He also takes responsibility for the delay and a series of missed targets.
"You started saying, 'We'll do 5,000 a week.' Then, okay, that didn't work out, 'We'll do 2,500 a week.' And now it's a little over 2,000 a week," says Gayle King, host of "CBS This Morning," during an interview with Elon Musk at the Tesla factory in Fremont, California, which aired Friday.
"Does that trouble you?" she asks.
"Yeah. No, that's true…. I need to figure out how to be better…. And then we can be better at meeting goals," Musk says.
Part of the problem, says Musk, is that Tesla was trying to do too much at once.

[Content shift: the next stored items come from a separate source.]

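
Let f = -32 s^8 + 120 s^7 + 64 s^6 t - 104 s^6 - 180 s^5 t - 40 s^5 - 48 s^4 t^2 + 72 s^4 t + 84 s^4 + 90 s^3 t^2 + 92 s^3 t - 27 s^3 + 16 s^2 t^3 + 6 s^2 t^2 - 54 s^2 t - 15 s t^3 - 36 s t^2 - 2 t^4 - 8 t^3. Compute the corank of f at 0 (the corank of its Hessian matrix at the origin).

Hessian at 0 has rank 0.

2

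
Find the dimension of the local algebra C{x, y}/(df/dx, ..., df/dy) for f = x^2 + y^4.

3

The Hessian of f at 0 has rank 1. Corank 1: A-series; mu = 3 gives A_3.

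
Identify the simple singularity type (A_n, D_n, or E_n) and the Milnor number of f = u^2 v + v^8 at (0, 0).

Type D_{9}, Milnor number mu = 9.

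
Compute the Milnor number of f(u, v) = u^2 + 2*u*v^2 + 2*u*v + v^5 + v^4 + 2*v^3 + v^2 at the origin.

4

The Hessian of f at 0 has rank 1. Corank 1: A-series; mu = 4 gives A_4.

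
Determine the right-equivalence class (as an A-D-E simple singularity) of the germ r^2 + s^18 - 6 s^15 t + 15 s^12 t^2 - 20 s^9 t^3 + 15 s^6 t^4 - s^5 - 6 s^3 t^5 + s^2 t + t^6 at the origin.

The Hessian of f at 0 has rank 1. Corank 2; j^3 = s^2*t has shape L^2 M (L != M), so D-series; mu = 7 gives D_7.

D7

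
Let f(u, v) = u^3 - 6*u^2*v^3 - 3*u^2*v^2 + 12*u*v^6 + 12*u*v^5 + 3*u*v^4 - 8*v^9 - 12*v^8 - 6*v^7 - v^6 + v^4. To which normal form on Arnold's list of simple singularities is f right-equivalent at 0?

E_6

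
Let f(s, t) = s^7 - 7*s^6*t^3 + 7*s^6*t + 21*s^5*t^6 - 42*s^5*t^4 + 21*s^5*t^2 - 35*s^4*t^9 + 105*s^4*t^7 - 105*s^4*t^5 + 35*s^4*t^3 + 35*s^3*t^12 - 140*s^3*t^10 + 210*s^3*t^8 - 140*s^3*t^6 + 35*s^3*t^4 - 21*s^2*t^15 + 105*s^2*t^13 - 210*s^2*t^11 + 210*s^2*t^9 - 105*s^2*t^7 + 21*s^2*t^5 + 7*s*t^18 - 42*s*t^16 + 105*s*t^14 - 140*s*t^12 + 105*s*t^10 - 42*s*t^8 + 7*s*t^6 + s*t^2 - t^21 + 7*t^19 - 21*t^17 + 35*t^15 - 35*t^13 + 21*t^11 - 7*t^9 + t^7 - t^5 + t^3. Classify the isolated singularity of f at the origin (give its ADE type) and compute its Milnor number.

Type D8, Milnor number mu = 8.

The Hessian of f at 0 is [[0, 0], [0, 0]] with rank 0, so corank 2. A Groebner basis of the Jacobian ideal J(f) in C{s,t} is {s^6 + t^2/7, t^3, s*t + t^2}; counting standard monomials gives mu = 8. Corank 2; j^3 = t^2*(s + t) has shape L^2 M (L != M), so D-series; mu = 8 gives D_8.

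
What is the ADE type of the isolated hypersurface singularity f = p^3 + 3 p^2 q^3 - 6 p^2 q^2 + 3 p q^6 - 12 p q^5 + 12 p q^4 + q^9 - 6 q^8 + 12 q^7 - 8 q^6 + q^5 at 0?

E_{8}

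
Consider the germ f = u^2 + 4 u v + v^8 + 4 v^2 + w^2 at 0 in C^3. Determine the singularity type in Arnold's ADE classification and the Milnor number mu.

The Hessian of f at 0 has rank 2. Corank 1: A-series; mu = 7 gives A_7.

Type A7, Milnor number mu = 7.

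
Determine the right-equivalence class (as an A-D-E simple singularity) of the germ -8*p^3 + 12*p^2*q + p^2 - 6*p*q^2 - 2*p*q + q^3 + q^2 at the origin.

A2

The Hessian of f at 0 has rank 1. Corank 1: A-series; mu = 2 gives A_2.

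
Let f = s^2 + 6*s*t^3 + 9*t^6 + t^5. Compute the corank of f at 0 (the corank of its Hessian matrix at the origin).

1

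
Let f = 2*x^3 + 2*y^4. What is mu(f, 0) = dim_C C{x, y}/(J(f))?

6

The Hessian of f at 0 has rank 0. Corank 2; j^3 = 2*x^3 is a perfect cube, so E-series; the 4-jet and mu = 6 give E_6.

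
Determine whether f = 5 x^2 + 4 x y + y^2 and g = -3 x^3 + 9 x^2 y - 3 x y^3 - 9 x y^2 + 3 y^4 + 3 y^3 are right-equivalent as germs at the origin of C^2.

The Hessian of f at 0 is [[10, 4], [4, 2]] with rank 2, so corank 0. A Groebner basis of the Jacobian ideal J(f) in C{x,y} is {x, y}; counting standard monomials gives mu = 1. Corank 0: nondegenerate Morse point, so A_1. The Hessian of g at 0 is [[0, 0], [0, 0]] with rank 0, so corank 2. A Groebner basis of the Jacobian ideal J(g) in C{x,y} is {x^3 - 3*x^2*y - 6*x^2 + 12*x*y - 6*y^2, 3*x^2 + x*y^2 - 6*x*y + 3*y^2, 3*x^2 - 6*x*y + y^3 + 3*y^2}; counting standard monomials gives mu = 7. Corank 2; j^3 = -3*(x - y)^3 is a perfect cube, so E-series; the 4-jet and mu = 7 give E_7. f is A_1 but g is E_7, hence not right-equivalent.

No.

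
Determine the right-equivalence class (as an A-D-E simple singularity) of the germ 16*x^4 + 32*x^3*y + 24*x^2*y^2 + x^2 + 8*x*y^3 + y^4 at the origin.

The Hessian of f at 0 is [[2, 0], [0, 0]] with rank 1, so corank 1. A Groebner basis of the Jacobian ideal J(f) in C{x,y} is {y^3, x}; counting standard monomials gives mu = 3. Corank 1: A-series; mu = 3 gives A_3.

A_{3}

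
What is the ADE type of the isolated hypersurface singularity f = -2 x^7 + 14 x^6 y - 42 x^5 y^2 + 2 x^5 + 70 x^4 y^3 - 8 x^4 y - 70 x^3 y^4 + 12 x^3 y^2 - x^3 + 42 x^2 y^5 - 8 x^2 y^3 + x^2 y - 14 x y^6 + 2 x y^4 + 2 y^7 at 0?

D_8

The Hessian of f at 0 is [[0, 0], [0, 0]] with rank 0, so corank 2. A Groebner basis of the Jacobian ideal J(f) in C{x,y} is {-x^2/6 + x*y^3, -5*x^2/3 + x*y + y^4, x^3, x^2*y}; counting standard monomials gives mu = 8. Corank 2; j^3 = -x^2*(x - y) has shape L^2 M (L != M), so D-series; mu = 8 gives D_8.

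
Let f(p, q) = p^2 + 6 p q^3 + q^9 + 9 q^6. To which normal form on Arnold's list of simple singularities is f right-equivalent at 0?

A8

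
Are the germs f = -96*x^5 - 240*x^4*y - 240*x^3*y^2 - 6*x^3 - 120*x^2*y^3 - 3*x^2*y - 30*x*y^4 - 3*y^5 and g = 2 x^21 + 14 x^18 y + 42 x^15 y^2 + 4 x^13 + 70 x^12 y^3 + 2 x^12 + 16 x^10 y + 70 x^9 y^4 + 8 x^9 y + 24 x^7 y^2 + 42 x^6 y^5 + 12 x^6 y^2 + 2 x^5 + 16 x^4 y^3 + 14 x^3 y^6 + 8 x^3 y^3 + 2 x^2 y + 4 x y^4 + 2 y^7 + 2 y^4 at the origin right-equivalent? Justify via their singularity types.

The Hessian of f at 0 has rank 0. Corank 2; j^3 = -3*x^2*(2*x + y) has shape L^2 M (L != M), so D-series; mu = 6 gives D_6. The Hessian of g at 0 has rank 0. Corank 2; j^3 = 2*x^2*y has shape L^2 M (L != M), so D-series; mu = 5 gives D_5. f is D_6 but g is D_5, hence not right-equivalent.

No.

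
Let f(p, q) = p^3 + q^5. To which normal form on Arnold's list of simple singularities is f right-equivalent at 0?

The Hessian of f at 0 has rank 0. Corank 2; j^3 = p^3 is a perfect cube, so E-series; the 5-jet and mu = 8 give E_8.

E_8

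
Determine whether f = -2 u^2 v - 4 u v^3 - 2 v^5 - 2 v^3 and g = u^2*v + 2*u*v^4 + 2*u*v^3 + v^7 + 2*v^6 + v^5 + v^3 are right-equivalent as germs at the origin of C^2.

Yes.

The Hessian of f at 0 is [[0, 0], [0, 0]] with rank 0, so corank 2. A Groebner basis of the Jacobian ideal J(f) in C{u,v} is {v^3, u^2 + 3*v^2, u*v}; counting standard monomials gives mu = 4. Corank 2; j^3 = -2*v*(u^2 + v^2) splits into three distinct lines over C (the quadratic factor has nonzero discriminant), so D_4. The Hessian of g at 0 is [[0, 0], [0, 0]] with rank 0, so corank 2. A Groebner basis of the Jacobian ideal J(g) in C{u,v} is {v^3, u^2 + 3*v^2, u*v}; counting standard monomials gives mu = 4. Corank 2; j^3 = v*(u^2 + v^2) splits into three distinct lines over C (the quadratic factor has nonzero discriminant), so D_4. Both have type D_4, hence right-equivalent.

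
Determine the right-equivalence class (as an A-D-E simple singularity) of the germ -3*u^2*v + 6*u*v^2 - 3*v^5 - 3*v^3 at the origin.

The Hessian of f at 0 is [[0, 0], [0, 0]] with rank 0, so corank 2. A Groebner basis of the Jacobian ideal J(f) in C{u,v} is {u^2/5 + v^4 - v^2/5, u^3 - v^3, u*v - v^2}; counting standard monomials gives mu = 6. Corank 2; j^3 = -3*v*(u - v)^2 has shape L^2 M (L != M), so D-series; mu = 6 gives D_6.

D_{6}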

"We got complacent about some of the things that we felt were our core technology…. We put too much new technology into the Model 3 all at once. This — this should have been staged," he says.
Building a Model 3 electric car also requires sophisticated factory technology.

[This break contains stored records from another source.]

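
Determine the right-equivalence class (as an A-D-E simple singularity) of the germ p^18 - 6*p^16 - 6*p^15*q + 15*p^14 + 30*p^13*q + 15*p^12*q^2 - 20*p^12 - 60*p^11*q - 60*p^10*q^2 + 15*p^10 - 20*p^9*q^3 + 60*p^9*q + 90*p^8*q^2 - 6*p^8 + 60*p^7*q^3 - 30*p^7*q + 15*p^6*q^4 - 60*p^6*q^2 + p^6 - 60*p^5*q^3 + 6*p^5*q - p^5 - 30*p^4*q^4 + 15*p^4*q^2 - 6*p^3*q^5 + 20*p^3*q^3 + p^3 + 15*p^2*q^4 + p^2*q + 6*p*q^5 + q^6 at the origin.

The Hessian of f at 0 has rank 0. Corank 2; j^3 = p^2*(p + q) has shape L^2 M (L != M), so D-series; mu = 7 gives D_7.

D_7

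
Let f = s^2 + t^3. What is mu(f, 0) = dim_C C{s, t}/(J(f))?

2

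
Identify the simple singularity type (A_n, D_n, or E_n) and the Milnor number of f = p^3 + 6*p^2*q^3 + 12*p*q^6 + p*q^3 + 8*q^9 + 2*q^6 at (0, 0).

Type E7, Milnor number mu = 7.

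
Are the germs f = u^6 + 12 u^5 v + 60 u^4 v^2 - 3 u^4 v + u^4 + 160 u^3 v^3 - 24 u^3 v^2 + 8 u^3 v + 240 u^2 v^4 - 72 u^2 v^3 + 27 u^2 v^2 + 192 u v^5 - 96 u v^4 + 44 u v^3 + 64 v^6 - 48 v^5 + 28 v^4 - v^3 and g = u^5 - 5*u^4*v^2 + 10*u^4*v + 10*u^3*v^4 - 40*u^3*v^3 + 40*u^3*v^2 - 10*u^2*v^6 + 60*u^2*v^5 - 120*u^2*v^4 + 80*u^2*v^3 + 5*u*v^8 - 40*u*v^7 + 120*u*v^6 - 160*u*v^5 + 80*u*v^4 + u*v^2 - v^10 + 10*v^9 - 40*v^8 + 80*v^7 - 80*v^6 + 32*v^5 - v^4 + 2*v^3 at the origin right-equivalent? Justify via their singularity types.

The Hessian of f at 0 is [[0, 0], [0, 0]] with rank 0, so corank 2. A Groebner basis of the Jacobian ideal J(f) in C{u,v} is {u^3 + 3*v^2, u^2*v - v^2/2, u*v^2, v^3}; counting standard monomials gives mu = 6. Corank 2; j^3 = -v^3 is a perfect cube, so E-series; the 4-jet and mu = 6 give E_6. The Hessian of g at 0 is [[0, 0], [0, 0]] with rank 0, so corank 2. A Groebner basis of the Jacobian ideal J(g) in C{u,v} is {u^4 + v^2/5, v^3, u*v + 2*v^2}; counting standard monomials gives mu = 6. Corank 2; j^3 = v^2*(u + 2*v) has shape L^2 M (L != M), so D-series; mu = 6 gives D_6. f is E_6 but g is D_6, hence not right-equivalent.

No.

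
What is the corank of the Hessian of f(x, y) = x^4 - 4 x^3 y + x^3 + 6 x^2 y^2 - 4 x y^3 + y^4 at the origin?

Hessian at 0 has rank 0.

2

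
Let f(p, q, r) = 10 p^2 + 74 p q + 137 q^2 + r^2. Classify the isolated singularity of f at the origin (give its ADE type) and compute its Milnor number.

Type A_{1}, Milnor number mu = 1.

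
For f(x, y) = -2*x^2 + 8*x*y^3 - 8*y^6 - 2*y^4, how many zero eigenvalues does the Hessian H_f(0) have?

1

Hessian at 0 has rank 1.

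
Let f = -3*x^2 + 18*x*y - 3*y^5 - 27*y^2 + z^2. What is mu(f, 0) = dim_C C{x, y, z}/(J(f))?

4

The Hessian of f at 0 is [[-6, 18, 0], [18, -54, 0], [0, 0, 2]] with rank 2, so corank 1. A Groebner basis of the Jacobian ideal J(f) in C{x,y,z} is {y^4, x - 3*y, z}; counting standard monomials gives mu = 4. Corank 1: A-series; mu = 4 gives A_4.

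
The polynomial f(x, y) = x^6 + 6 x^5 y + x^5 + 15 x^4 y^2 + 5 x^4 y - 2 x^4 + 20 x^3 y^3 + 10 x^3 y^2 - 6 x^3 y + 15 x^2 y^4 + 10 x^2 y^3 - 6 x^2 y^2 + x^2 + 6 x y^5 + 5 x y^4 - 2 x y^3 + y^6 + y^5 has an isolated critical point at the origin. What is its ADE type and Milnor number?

The Hessian of f at 0 has rank 1. Corank 1: A-series; mu = 4 gives A_4.

Type A4, Milnor number mu = 4.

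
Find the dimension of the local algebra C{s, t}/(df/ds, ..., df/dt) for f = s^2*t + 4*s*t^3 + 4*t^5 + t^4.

5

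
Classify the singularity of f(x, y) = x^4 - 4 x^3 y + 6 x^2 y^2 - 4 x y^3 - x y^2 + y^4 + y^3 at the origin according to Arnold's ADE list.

The Hessian of f at 0 has rank 0. Corank 2; j^3 = -y^2*(x - y) has shape L^2 M (L != M), so D-series; mu = 5 gives D_5.

D_5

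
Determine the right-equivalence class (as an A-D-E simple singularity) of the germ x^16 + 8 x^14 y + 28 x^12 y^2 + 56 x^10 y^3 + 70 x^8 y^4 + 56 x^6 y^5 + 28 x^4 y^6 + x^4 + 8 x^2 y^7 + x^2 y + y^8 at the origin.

D9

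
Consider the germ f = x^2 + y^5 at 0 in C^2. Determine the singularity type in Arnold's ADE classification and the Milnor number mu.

Type A_{4}, Milnor number mu = 4.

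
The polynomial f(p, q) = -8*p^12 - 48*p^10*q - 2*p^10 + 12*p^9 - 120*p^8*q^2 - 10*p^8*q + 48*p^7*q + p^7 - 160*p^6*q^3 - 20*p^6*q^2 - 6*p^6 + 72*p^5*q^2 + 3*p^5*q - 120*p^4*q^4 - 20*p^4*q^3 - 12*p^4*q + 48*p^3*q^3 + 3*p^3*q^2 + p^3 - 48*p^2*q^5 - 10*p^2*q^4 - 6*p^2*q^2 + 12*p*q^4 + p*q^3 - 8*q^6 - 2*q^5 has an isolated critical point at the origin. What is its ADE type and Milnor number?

The Hessian of f at 0 has rank 0. Corank 2; j^3 = p^3 is a perfect cube, so E-series; the 4-jet and mu = 7 give E_7.

Type E_{7}, Milnor number mu = 7.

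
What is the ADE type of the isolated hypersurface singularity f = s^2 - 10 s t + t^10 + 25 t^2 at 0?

The Hessian of f at 0 has rank 1. Corank 1: A-series; mu = 9 gives A_9.

A_9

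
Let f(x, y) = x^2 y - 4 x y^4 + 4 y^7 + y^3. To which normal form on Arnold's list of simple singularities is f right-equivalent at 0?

The Hessian of f at 0 has rank 0. Corank 2; j^3 = y*(x^2 + y^2) splits into three distinct lines over C (the quadratic factor has nonzero discriminant), so D_4.

D4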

"In some cases, the robots actually slowed the production. Right?" King asks.
"Yes, they did….We had this crazy, complex network of conveyor belts….And it was not working, so we got rid of that whole thing," Musk says.
Musk calls the situation "production hell," even "worse than I thought," but tells King its getting on track.

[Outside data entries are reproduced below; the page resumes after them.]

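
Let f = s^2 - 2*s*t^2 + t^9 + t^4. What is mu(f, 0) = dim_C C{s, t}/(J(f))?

The Hessian of f at 0 is [[2, 0], [0, 0]] with rank 1, so corank 1. A Groebner basis of the Jacobian ideal J(f) in C{s,t} is {s^4, -s + t^2}; counting standard monomials gives mu = 8. Corank 1: A-series; mu = 8 gives A_8.

8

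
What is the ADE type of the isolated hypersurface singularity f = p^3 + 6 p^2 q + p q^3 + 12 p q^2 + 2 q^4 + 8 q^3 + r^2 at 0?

E_{7}

The Hessian of f at 0 has rank 1. Corank 2; j^3 = (p + 2*q)^3 is a perfect cube, so E-series; the 4-jet and mu = 7 give E_7.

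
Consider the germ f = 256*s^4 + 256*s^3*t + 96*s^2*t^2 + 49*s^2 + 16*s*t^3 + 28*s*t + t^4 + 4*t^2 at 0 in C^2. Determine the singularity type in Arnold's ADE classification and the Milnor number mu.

Type A_3, Milnor number mu = 3.

The Hessian of f at 0 is [[98, 28], [28, 8]] with rank 1, so corank 1. A Groebner basis of the Jacobian ideal J(f) in C{s,t} is {t^3, s + 2*t/7}; counting standard monomials gives mu = 3. Corank 1: A-series; mu = 3 gives A_3.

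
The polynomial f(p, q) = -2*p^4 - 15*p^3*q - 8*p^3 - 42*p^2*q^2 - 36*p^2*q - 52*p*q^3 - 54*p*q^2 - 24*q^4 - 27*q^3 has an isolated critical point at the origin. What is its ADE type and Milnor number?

Type E_7, Milnor number mu = 7.

The Hessian of f at 0 has rank 0. Corank 2; j^3 = -(2*p + 3*q)^3 is a perfect cube, so E-series; the 4-jet and mu = 7 give E_7.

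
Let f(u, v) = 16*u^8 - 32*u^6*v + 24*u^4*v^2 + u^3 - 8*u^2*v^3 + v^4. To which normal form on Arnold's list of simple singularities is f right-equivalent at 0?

The Hessian of f at 0 is [[0, 0], [0, 0]] with rank 0, so corank 2. A Groebner basis of the Jacobian ideal J(f) in C{u,v} is {v^3, u^2}; counting standard monomials gives mu = 6. Corank 2; j^3 = u^3 is a perfect cube, so E-series; the 4-jet and mu = 6 give E_6.

E_6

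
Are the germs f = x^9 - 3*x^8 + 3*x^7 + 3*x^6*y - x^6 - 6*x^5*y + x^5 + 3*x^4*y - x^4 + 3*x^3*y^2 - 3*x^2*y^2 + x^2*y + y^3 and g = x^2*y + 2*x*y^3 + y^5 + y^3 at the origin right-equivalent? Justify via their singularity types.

Yes.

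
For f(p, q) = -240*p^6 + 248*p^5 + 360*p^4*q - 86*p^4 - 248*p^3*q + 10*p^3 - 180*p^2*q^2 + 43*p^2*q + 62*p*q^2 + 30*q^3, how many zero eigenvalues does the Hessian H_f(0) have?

Hessian at 0 has rank 0.

2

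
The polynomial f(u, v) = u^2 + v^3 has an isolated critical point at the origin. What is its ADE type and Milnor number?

Type A_2, Milnor number mu = 2.

The Hessian of f at 0 is [[2, 0], [0, 0]] with rank 1, so corank 1. A Groebner basis of the Jacobian ideal J(f) in C{u,v} is {v^2, u}; counting standard monomials gives mu = 2. Corank 1: A-series; mu = 2 gives A_2.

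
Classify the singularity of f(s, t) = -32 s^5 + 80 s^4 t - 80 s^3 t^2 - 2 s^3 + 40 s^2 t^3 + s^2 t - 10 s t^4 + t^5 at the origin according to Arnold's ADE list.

The Hessian of f at 0 has rank 0. Corank 2; j^3 = -s^2*(2*s - t) has shape L^2 M (L != M), so D-series; mu = 6 gives D_6.

D_6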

"I'm feeling pretty optimistic about where Tesla is at this point," he says. "At this point I can have a clear understanding of the path out of hell, and I did not, until recently, have a clear understanding.
"We'll probably have, I don't know, a three- or four-fold increase in Model 3 output in the second quarter," he adds.
Missing Model 3 production targets isn't the only challenge facing Tesla. It has also been dealing with the fallout of a recall of 123,000 older Model 3 vehicles, a fatal crash of a Tesla with its autopilot systems engaged, a downgrade of its credit by ratings agency Moody's in March and a Goldman Sachs analyst whocut a 12-month price target on Tesla stock.